ISRO Successfully Launches 104 Satellites At One Go
A four stage mission, entire launch lasted 28 minutes; breaks Russian record of max satellites in one launch | By Yentha
On Feb 15, 2017

Trivandrum/Sriharikota: Indian Space Research Organisation (ISRO) scripted history by successfully launching a record 104 satellites on a single rocket from the spaceport in Sriharikota. This is the highest number of satellites ever launched in a single mission. 

It was a significant achievement for ISRO as last time it had launched 23 satellites in one shot in June 2015. This time's launch included India's earth observation satellite as well. A four stage mission, this entire launch lasted 28 minutes. 

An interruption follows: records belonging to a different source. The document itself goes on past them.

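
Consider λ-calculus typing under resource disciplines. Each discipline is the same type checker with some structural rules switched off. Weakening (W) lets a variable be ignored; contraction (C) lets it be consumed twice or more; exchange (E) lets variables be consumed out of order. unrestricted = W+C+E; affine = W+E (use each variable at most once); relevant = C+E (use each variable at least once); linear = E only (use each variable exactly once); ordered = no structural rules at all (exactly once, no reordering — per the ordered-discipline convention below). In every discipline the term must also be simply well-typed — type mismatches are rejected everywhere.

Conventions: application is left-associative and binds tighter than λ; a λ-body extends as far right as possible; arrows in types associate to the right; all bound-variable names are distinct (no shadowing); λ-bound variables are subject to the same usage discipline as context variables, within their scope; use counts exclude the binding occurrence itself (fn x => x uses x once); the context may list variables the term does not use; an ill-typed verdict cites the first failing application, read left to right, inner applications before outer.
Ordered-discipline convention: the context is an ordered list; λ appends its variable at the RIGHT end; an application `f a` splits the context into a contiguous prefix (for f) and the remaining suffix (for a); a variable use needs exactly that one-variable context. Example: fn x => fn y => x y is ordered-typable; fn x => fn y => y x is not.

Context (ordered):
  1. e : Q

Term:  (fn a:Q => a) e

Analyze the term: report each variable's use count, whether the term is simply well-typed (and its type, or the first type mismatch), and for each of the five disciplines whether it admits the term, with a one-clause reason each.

use counts: e=1; a [bound]=1
uses in reading order: a, e
typing: well-typed at Q
ordered: ✓, one use each (e, a); ordered split holds
linear: ✓, exactly-once usage across e, a
affine: ✓, e, a: no repeats, contraction unneeded
relevant: ✓, every one of e, a appears
unrestricted: ✓, simply typable at Q; W, C, E all held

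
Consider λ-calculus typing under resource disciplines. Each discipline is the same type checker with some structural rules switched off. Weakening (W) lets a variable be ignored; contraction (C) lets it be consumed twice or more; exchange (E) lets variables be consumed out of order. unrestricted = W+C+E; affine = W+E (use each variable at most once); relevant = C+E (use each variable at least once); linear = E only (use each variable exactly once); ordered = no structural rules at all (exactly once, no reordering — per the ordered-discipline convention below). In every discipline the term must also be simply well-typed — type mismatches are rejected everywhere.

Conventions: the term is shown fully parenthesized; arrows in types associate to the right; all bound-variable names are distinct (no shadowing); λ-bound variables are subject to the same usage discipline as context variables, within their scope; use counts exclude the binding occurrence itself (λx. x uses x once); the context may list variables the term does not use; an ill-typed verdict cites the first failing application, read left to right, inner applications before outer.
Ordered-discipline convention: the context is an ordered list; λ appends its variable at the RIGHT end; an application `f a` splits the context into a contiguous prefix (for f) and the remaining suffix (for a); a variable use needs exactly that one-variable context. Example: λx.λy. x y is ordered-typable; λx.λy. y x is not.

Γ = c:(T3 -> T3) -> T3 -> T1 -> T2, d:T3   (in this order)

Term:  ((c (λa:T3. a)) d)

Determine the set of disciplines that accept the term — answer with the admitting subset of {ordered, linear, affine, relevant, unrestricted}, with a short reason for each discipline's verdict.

accepted by: ordered, linear, affine, relevant, unrestricted
use counts: c ×1, d ×1, a [bound] ×1
use order (left to right): c, a, d
typing: well-typed at T1 -> T2
ordered: ✓, single-use (c, d, a), ordered derivation ok
linear: ✓, single use per variable (c, d, a)
affine: ✓, c, d, a: no repeats, contraction unneeded
relevant: ✓, c, d, a: all used, weakening unneeded
unrestricted: ✓, typability at T1 -> T2 is all that's needed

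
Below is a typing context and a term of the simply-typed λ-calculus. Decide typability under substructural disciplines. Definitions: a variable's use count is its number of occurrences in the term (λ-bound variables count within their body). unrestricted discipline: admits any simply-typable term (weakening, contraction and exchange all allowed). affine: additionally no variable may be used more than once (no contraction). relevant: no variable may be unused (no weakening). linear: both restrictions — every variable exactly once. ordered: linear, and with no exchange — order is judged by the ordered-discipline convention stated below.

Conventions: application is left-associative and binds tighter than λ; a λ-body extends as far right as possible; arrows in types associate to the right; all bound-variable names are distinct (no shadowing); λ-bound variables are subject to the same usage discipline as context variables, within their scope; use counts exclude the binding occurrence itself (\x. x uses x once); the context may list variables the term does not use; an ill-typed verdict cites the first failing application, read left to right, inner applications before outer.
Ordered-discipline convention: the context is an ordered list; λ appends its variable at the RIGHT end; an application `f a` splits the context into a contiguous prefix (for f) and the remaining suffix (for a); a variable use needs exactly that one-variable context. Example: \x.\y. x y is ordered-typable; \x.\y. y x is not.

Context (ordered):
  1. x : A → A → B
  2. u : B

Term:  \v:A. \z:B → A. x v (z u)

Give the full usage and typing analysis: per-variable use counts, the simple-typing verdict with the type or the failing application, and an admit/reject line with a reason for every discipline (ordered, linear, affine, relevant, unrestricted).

usage: x: 1×; u: 1×; v (λ-bound): 1×; z (λ-bound): 1×
order of uses: x, v, z, u
typing: well-typed at A → (B → A) → B
ordered: ✗, use order x, v, z, u needs exchange
linear: ✓, single use per variable (x, u, v, z)
affine: ✓, no duplicate uses among x, u, v, z
relevant: ✓, none of x, u, v, z goes unused
unrestricted: ✓, typability at A → (B → A) → B is all that's needed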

The space agency's trusted workhorse Polar Satellite Launch Vehicle PSLV-C37, on its 39th mission, took off in the morning, at 9.28 am, today, from Sriharikota space centre with the 104 satellites, of which 101 belong to international customers. The first to be let off was India's high resolution Cartosat-2 series satellite made especially to monitor activities of India's neighbours. 

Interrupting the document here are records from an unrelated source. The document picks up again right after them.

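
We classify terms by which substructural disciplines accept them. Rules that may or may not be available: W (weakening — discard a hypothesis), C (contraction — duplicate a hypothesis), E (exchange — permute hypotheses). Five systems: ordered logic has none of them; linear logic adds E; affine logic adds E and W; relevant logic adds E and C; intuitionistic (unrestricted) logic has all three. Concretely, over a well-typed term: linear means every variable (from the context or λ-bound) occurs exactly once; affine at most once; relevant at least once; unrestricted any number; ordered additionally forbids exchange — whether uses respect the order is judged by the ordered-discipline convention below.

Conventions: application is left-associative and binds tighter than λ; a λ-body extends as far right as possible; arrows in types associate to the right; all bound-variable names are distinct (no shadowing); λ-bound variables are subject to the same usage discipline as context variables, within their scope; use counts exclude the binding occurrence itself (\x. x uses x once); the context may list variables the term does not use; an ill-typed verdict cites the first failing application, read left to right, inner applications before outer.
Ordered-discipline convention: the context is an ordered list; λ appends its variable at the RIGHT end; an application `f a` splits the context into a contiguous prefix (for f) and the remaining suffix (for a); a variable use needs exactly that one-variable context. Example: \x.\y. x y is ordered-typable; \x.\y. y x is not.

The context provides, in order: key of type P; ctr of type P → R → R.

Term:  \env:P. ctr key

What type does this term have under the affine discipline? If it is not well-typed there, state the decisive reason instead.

term : P → R → R
usage: key: 1×, ctr: 1×, env (bound): 0×
use order (left to right): ctr, key
typing: ✓ — P → R → R
all disciplines: ordered ✗ · linear ✗ · affine ✓ · relevant ✗ · unrestricted ✓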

As the scientists at the Mission Control centre broke into cheers, Indian Space Research Organisation (ISRO) Chairman A S Kiran Kumar announced,"All 104 satellites successfully placed in orbit. My hearty congratulations to the entire ISRO team for the wonderful job they have done."
"This is a significant step for India. The first satellite will go in the 17th minute followed soon by two nano satellites by India. Later 96 satellites will be placed in their orbits," said Ajay Lele of ISRO.

The two Indian nano-satellites are ISRO's INS-1A and INS-1B. INS-1A and INS-1B which carry a total of four different payloads from Space Applications Centre (SAC) and Laboratory for Electro Optics Systems (LEOS) of ISRO for conducting various experiments.

PSLV first launched the 714 kg CARTOSAT-2 Series satellite for earth observation, followed by 103 co-passenger satellites, together weighing about 664 kg at lift-off into polar Sun Synchronous Orbit, about 520 km from Earth.